Dying Butterflies by Lana Bella
Medicines stack untouched in the cupboard, old tonic
scent suffuses the oak corners and axis, like a river of
camphor merged in the slow-moving air. My life sweeps
on the bed with shadows in sated weight. Of guilt, of
goodness, a full symphony of dulcet tunes. Where the
moving time and black memories spool together in my
recess, bringing to mind the steady fingers of mortal
upon the wintered skin of the living. Residing aches
beneath my flesh strum along with the pulses of dirt-
warm earth, clutching the burning sky. Weeping, I am
told again and again, is a figment of my fever. So I lay
myself voicelessly beneath the tender protest of blue
pressing ceiling, while my mouth is vaulted up in clusters
of butterflies. Sewn themselves into a universe walled
within relic half-moon songbirds, and abandoned lakes.

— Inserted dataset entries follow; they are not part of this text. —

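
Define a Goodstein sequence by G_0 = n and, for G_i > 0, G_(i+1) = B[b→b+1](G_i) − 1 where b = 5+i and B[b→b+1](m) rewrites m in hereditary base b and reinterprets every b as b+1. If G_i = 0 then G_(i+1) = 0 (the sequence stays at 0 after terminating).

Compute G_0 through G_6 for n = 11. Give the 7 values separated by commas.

[0] 11 ≡ 2·5 + 1 (base 5). Lift 6: 13. −1: 12.
[1] 12 ≡ 2·6 (base 6). Lift 7: 14. −1: 13.
[2] 13 ≡ 7 + 6 (base 7). Lift 8: 14. −1: 13.
[3] 13 ≡ 8 + 5 (base 8). Lift 9: 14. −1: 13.
[4] 13 ≡ 9 + 4 (base 9). Lift 10: 14. −1: 13.
[5] 13 ≡ 10 + 3 (base 10). Lift 11: 14. −1: 13.

11, 12, 13, 13, 13, 13, 13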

As I breathe in the sour milk of my dying skin, tongues
of dark flick open the diadem of light, lips curve to wake
the Monarch Queen. A gaping mouth, blurs of strayed
indigo and something much darker like wild lupine, unfurls
at blishered rising of the cells. Crawling out ready for a flight.
Crimson pain a hunger discharges like acid rain, my body
no longer realizes my body as itself. But, it is a final effort
of mercy: to live beyond myself in a delicate hold of sleep.
Somewhere over an ocean emptied of wings.